Wolfram|Alpha launched with an extensive database of United States economic data, derived from the Federal Reserve Bank’s FRED database. Over the past year, we’ve continued to improve our handling of this data in a variety of ways—teaching Wolfram|Alpha to return more related statistics along with any specific result, improving our linguistic abilities so we can answer more complex questions, and increasing the frequency with which we update this data. Wolfram|Alpha is now refreshing its collection of FRED-derived data on a daily basis, so you can always access the latest available data on the national economy.

We’ve also begun to expand our coverage of economic data for smaller geographic areas in the United States, starting with state-level statistics. This means Wolfram|Alpha users can now query for the latest available information on a variety of economic topics, including gross state product, unemployment, health insurance coverage, and housing-related data.

As always, one of the strengths of Wolfram|Alpha is that it allows you to compare and analyze different pieces of data—and with this data set, you can quickly uncover strong correlations between various economic properties. It’s easy to see that the house price index tends to move together with employment and state tax collections. You can also use Wolfram|Alpha to run simple calculations of productivity in U.S. states, or to find out a given state’s share of the national economy or workforce.

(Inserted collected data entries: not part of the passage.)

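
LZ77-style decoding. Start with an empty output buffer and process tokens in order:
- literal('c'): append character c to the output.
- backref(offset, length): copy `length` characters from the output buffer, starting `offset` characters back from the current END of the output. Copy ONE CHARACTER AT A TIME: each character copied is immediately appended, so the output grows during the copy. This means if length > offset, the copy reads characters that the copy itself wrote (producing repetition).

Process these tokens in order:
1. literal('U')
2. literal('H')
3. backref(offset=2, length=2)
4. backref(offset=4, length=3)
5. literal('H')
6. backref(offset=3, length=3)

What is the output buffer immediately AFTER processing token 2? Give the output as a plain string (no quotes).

Token 1: literal('U'). Output: "U"
Token 2: literal('H'). Output: "UH"

Answer: UH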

To make it even easier to explore this data, you can also use the new Wolfram|Alpha Widget Builder to create simple tools for analyzing and comparing the economic properties of states. To get you started, here’s a small selection of widgets focused on US state economies—ranging from the serious to the slightly silly. Try them out:

Feel free to customize and share these on Twitter or Facebook, in your blog, or anywhere else—and let us know in the comments if you create any useful new widgets of your own.

3 Comments

When will this data be available in Mathematica?

Posted by Michael July 29, 2010 at 11:53 am Reply

And is it possible to extend the data set to non-US data? EU or even individual countries?

Posted by Markus July 30, 2010 at 3:01 am Reply

Is this allready available for Latin-American countries?